Sono già passata al mercato delle ragioni, ma le avevano finite – i torti, invece, restano sempre in magazzino – e ora non m’importa di sapere che fa sull’autobus, e se saluta; ché nel mio fango mi sono rivoltata tante volte, e so cosa fa la vergogna e l’imbarazzo e la poltiglia di sentimenti andati a male.
Potrei divertirmi a profanare i morti e trascinarli per il campo; farmi prestare qualche spada – c’è chi ne tiene a bizzeffe – e squartare un ricordo fino alle ossa, finché non si riconosca nemmeno più; così, quando l’avrò sfigurato, potrò raccontare la mia verità, qualunque verità, e voi mi crederete.
Eppure, io sento (lo so) che ogni pugnalata me la darei fra le costole – le mie, costole; ché uccidere il passato è tagliar via un po’ di se stessi. 

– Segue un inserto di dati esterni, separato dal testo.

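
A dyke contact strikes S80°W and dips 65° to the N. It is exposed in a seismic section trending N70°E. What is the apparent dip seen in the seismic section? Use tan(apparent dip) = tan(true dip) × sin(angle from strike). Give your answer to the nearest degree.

The section lies 10° from the strike.
tan(apparent dip) = tan 65° · sin 10° = 0.3724
apparent dip = arctan 0.3724 = 20.42°

20°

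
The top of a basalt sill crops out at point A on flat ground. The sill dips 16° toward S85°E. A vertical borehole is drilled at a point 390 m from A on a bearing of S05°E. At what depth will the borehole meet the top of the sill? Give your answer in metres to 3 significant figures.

19.4 m

The hole lies 80° from the dip direction, so the down-dip offset is 390 × cos 80° = 67.72 m.
Depth = down-dip offset × tan(dip) = 67.72 × tan 16° = 67.72 × 0.2867
Depth = 19.42 m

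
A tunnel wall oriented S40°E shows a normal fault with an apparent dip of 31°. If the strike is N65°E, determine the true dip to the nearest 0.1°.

The section is 75° from the strike.
tan δ = tan α / sin β = tan 31° / sin 75° = 0.6009 / 0.9659 = 0.6221
true dip = arctan 0.6221 = 31.88°

31.9°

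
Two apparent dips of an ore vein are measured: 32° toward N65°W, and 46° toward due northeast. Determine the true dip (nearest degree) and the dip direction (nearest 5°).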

Non mi va di rinnegare; in quegli anni – uno, due forse – mi sono crogiolata ed esaltata divertita sentita stupida e importante e tormentata e comunque ci ho vissuto – dici bene tu, come di un innamoramento; il prezzo l’ho pagato – ogni tanto arriva ancora qualche rata di mancanza – e non voglio domandarmi se ne sia valsa la pena (i conti della vita non puoi farli che alla fine); tanto è stato, e così sia.  
Vorrei, soltanto, che restasse un buon ricordo; così se un giorno, forse, poi, ci rincontreremo, non avremo più bisogno di scappare.